Edward Guthmann of the San Francisco Chronicle gave the film a negative review, saying that it "doesn't cover any ground that wasn't already plowed and sprayed in previous slacker comedies" and that "there's no shape to the movie and no rhythm connecting the scenes to each other. Wilkes has a gift for nasty put-down lines, but his directing debut lacks heart and his leading man isn't a tad sympathetic – or even slightly redeemed by Affleck's sour performance." Barbara Shulgasser of The San Francisco Examiner was also critical of it, calling it "another cynical movie about people in their 20s who don't know what to do with their lives [...] Writer-director Rich Wilkes doesn't insert much substance into the movie, but he does take the opportunity to make fun of art education. Jack's professor (John Rhys-Davies) tells him Jack's project has gotten 'lost in abstractionism'. 'Real art is subject to a complex filtration system', he goes on. 'I look at your stuff and I see 20th century American suburbia. It doesn't resonate.' Just the way I feel about this movie." Joey O'Bryan of The Austin Chronicle also criticized Glory Daze, calling it "insipid [...] a loving, if not particularly funny, tribute to the slob-comedies of the Eighties, or, in other words, it's an Animal House (1978) wannabe with a condescending Gen-X slant [...] the film's sense of social satire is hopelessly pedestrian, the dialogue stale ('He changed his major more often than his underwear'), and the editing is amateurish, with many scenes beginning too late and ending too early."

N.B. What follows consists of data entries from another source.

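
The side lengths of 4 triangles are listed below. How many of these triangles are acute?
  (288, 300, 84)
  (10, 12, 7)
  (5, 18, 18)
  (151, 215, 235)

(288,300,84): 84²+288² = 90000 = 300² → right
(10,12,7): 7²+10² = 149 > 144 = 12² → acute
(5,18,18): 5²+18² = 349 > 324 = 18² → acute
(151,215,235): 151²+215² = 69026 > 55225 = 235² → acute
3 of the 4 are acute.

3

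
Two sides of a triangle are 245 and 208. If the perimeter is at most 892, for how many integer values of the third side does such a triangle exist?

Triangle inequality: 37 < x < 453. Perimeter ≤ 892 gives x ≤ 892 − 245 − 208 = 439.
So 37 < x ≤ 439; integers 38 through 439: 402 values.

402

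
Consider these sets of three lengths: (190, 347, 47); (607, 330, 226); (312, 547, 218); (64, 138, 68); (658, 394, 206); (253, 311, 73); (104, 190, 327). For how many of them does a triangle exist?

1

(47,190,347): 47+190 ≤ 347 → not valid
(226,330,607): 226+330 ≤ 607 → not valid
(218,312,547): 218+312 ≤ 547 → not valid
(64,68,138): 64+68 ≤ 138 → not valid
(206,394,658): 206+394 ≤ 658 → not valid
(73,253,311): 73+253 > 311 → valid
(104,190,327): 104+190 ≤ 327 → not valid
1 of the 7 triples forms a triangle.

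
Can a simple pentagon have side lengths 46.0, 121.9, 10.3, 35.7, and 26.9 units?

No

For a pentagon, each side must be shorter than the sum of the others.
Here the longest side is 121.9, but the remaining 4 sides sum to only 118.9.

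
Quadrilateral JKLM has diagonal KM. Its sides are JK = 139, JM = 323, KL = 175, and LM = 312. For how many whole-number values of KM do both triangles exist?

From triangle JKM: 184 < KM < 462.
From triangle LKM: 137 < KM < 487.
Intersection: 184 < KM < 462, so integers 185 through 461: 277 values.

277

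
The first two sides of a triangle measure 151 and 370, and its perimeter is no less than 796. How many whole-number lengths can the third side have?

246

Triangle inequality: 219 < x < 521. Perimeter ≥ 796 gives x ≥ 796 − 151 − 370 = 275.
So 275 ≤ x < 521; integers 275 through 520: 246 values.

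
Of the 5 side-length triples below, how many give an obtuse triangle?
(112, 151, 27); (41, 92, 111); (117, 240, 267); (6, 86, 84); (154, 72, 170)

2

(112,151,27): 27+112 ≤ 151, not a triangle
(41,92,111): 41²+92² = 10145 < 12321 = 111² → obtuse
(117,240,267): 117²+240² = 71289 = 267² → right
(6,86,84): 6²+84² = 7092 < 7396 = 86² → obtuse
(154,72,170): 72²+154² = 28900 = 170² → right
2 of the 5 are obtuse.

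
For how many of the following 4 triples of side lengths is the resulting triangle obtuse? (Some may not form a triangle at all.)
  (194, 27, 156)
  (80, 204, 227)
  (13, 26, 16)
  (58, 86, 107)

3

(194,27,156): 27+156 ≤ 194, not a triangle
(80,204,227): 80²+204² = 48016 < 51529 = 227² → obtuse
(13,26,16): 13²+16² = 425 < 676 = 26² → obtuse
(58,86,107): 58²+86² = 10760 < 11449 = 107² → obtuse
3 of the 4 are obtuse.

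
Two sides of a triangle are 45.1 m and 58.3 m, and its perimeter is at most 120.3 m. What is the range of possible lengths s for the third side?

13.2 < s ≤ 16.9 m

Triangle inequality alone gives 13.2 < s < 103.4.
The perimeter condition gives s ≤ 120.3 − 45.1 − 58.3 = 16.9.
Intersecting the two: 13.2 < s ≤ 16.9.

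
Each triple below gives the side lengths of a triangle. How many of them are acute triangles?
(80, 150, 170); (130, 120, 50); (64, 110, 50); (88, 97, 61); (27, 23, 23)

2

(80,150,170): 80²+150² = 28900 = 170² → right
(130,120,50): 50²+120² = 16900 = 130² → right
(64,110,50): 50²+64² = 6596 < 12100 = 110² → obtuse
(88,97,61): 61²+88² = 11465 > 9409 = 97² → acute
(27,23,23): 23²+23² = 1058 > 729 = 27² → acute
2 of the 5 are acute.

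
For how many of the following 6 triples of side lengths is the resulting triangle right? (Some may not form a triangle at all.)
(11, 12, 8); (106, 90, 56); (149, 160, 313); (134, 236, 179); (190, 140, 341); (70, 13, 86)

(11,12,8): 8²+11² = 185 > 144 = 12² → acute
(106,90,56): 56²+90² = 11236 = 106² → right
(149,160,313): 149+160 ≤ 313, not a triangle
(134,236,179): 134²+179² = 49997 < 55696 = 236² → obtuse
(190,140,341): 140+190 ≤ 341, not a triangle
(70,13,86): 13+70 ≤ 86, not a triangle
1 of the 6 is right.

1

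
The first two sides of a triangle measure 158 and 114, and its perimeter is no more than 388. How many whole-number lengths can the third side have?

72

Triangle inequality: 44 < x < 272. Perimeter ≤ 388 gives x ≤ 388 − 158 − 114 = 116.
So 44 < x ≤ 116; integers 45 through 116: 72 values.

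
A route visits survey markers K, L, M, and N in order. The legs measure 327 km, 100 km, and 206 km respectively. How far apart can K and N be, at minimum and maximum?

The maximum is all hops collinear in one direction: 327 + 100 + 206 = 633.
The longest hop is 327; the others sum to 306. Folding the others back against it leaves at least 327 − 306 = 21.

21 ≤ KN ≤ 633 km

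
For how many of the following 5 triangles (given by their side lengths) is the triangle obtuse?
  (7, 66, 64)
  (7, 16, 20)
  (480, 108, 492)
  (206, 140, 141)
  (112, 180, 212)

3

(7,66,64): 7²+64² = 4145 < 4356 = 66² → obtuse
(7,16,20): 7²+16² = 305 < 400 = 20² → obtuse
(480,108,492): 108²+480² = 242064 = 492² → right
(206,140,141): 140²+141² = 39481 < 42436 = 206² → obtuse
(112,180,212): 112²+180² = 44944 = 212² → right
3 of the 5 are obtuse.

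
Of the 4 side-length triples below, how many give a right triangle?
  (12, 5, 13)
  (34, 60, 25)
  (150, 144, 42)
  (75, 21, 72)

3

(12,5,13): 5²+12² = 169 = 13² → right
(34,60,25): 25+34 ≤ 60, not a triangle
(150,144,42): 42²+144² = 22500 = 150² → right
(75,21,72): 21²+72² = 5625 = 75² → right
3 of the 4 are right.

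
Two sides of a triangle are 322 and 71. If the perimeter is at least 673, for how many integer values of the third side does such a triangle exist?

Triangle inequality: 251 < x < 393. Perimeter ≥ 673 gives x ≥ 673 − 322 − 71 = 280.
So 280 ≤ x < 393; integers 280 through 392: 113 values.

113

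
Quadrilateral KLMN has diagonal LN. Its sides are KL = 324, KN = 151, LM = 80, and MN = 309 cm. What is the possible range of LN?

From triangle KLN: |324 − 151| < LN < 324 + 151, i.e. 173 < LN < 475.
From triangle MLN: 229 < LN < 389.
Both must hold, so LN lies in the intersection.

229 < LN < 389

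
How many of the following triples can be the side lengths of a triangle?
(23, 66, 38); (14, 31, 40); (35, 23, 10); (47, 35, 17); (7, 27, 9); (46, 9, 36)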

Reviewing the DVD release of the film in 2002, Keith Phipps of The A.V. Club compared it unfavorably to 1995's Kicking and Screaming, calling it "a considerably weaker variation on the same themes [...] Glory Daze is not a good movie, but it does illustrate some of the frustrating clichés that the Gen Angst genre has accumulated in the nearly four years since Reality Bites (1994) appeared."